Sound absorption by viscoelastic coatings with periodically distributed cavities

Thin rubber layers with air-filled cavities can be used as anechoic submarine coatings. Normally incident sonar energy is redistributed in the lateral direction and absorbed. In this paper, the anechoic effect is studied theoretically and numerically by adapting techniques used in electron scattering and band-gap computations for photonic and phononic crystals. Reflection and transmission matrices are computed recursively, from basic ones for layers containing periodic arrays of spherical cavities. A method to locate zeroes of analytical functions is applied to prove the existence of, and to specify, thin coatings with vanishing reflectance at isolated frequencies. Coatings much thinner than quarter-wavelength ones are found.
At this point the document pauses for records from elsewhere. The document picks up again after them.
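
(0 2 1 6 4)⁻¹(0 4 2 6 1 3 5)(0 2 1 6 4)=(0 1 4 6 3 5 2)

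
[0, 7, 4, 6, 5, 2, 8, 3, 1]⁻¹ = [0, 8, 5, 7, 2, 4, 3, 1, 6]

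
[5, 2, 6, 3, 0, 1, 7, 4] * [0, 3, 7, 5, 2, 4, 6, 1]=[4, 7, 6, 5, 0, 3, 1, 2]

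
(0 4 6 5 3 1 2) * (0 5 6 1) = (0 4 1 2 5 3)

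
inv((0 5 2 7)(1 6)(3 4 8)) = (0 7 2 5)(1 6)(3 8 4)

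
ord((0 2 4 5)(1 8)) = 4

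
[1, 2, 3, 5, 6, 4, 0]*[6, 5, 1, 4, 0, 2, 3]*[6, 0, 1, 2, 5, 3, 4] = [3, 0, 5, 1, 2, 6, 4]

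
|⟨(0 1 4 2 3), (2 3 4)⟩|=60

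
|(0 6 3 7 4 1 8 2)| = 8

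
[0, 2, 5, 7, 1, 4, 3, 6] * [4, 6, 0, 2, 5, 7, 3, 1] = [4, 0, 7, 1, 6, 5, 2, 3]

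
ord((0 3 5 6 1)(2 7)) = 10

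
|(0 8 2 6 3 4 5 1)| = 8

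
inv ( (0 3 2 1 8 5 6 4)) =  (0 4 6 5 8 1 2 3)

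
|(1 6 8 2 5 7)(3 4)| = 6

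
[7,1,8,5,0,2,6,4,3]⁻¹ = [4,1,5,8,7,3,6,0,2]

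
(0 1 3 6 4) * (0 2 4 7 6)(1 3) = (0 3)(2 4)(6 7)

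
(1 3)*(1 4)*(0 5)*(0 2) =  (0 5 2) (1 3 4) 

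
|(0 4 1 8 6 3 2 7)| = 8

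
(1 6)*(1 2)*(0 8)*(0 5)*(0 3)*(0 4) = (0 8 5 3 4)(1 6 2)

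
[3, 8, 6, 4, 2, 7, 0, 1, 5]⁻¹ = [6, 7, 4, 0, 3, 8, 2, 5, 1]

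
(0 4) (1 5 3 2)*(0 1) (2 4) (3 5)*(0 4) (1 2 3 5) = (0 3) (1 5) (2 4) 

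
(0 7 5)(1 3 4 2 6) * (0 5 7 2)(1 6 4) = (0 2 4)(1 3)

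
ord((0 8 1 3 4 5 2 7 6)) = 9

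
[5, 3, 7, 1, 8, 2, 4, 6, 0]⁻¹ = [8, 3, 5, 1, 6, 0, 7, 2, 4]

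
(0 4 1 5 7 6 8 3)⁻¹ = (0 3 8 6 7 5 1 4)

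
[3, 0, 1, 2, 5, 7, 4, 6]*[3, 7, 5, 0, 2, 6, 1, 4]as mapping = [0→0, 1→3, 2→7, 3→5, 4→6, 5→4, 6→2, 7→1]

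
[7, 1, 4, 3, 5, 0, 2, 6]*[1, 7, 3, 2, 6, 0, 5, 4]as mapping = [0→4, 1→7, 2→6, 3→2, 4→0, 5→1, 6→3, 7→5]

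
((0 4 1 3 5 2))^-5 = (0 4 1 3 5 2)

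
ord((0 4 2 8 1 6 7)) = 7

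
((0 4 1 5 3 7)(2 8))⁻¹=(0 7 3 5 1 4)(2 8)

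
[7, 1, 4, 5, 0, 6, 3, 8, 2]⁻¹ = [4, 1, 8, 6, 2, 3, 5, 0, 7]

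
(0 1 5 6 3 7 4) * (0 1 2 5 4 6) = (0 2 5)(1 4)(3 7 6)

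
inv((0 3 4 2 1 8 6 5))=(0 5 6 8 1 2 4 3)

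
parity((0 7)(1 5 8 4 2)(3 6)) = even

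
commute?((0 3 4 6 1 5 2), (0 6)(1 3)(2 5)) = no:(0 3 4 6 1 5 2)*(0 6)(1 3)(2 5) = (0 1 2 6 3 4), (0 6)(1 3)(2 5)*(0 3 4 6 1 5 2) = (0 1 4 6 3 5)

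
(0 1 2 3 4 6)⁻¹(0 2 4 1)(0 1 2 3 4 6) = (1 3 6 2)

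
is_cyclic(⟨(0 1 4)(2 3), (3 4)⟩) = no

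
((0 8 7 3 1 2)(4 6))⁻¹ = (0 2 1 3 7 8)(4 6)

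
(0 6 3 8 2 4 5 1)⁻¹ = (0 1 5 4 2 8 3 6)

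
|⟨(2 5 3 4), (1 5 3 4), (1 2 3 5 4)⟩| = 120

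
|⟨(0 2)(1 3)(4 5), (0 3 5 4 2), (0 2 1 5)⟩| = 720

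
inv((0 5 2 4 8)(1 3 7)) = (0 8 4 2 5)(1 7 3)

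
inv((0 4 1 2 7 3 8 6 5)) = (0 5 6 8 3 7 2 1 4)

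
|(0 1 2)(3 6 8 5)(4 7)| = 12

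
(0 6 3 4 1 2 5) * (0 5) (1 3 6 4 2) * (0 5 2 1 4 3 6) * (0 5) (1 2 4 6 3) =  (0 1 6 5 4 3 2) 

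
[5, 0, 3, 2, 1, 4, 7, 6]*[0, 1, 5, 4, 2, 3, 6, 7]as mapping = [0→3, 1→0, 2→4, 3→5, 4→1, 5→2, 6→7, 7→6]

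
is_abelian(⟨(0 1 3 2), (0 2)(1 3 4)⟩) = no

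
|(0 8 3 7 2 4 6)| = 7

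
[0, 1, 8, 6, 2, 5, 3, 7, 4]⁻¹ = [0, 1, 4, 6, 8, 5, 3, 7, 2]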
Most of the absorption loss takes place close to the cavities and scattering of compressional spherically symmetric waves is important. The viscoelastic shear-wave properties of the rubber are crucial for generating this loss. The requirements for vanishing reflectance are specified using a simplified model with normal plane waves and spherically symmetric waves, that includes effects of multiple scattering among the cavities. An energy relation is derived, relating the anelastic loss in the rubber coating to loss by monopole resonance scattering from isolated cavities. The noticeable effects of multiple scattering are incorporated by a modulating factor.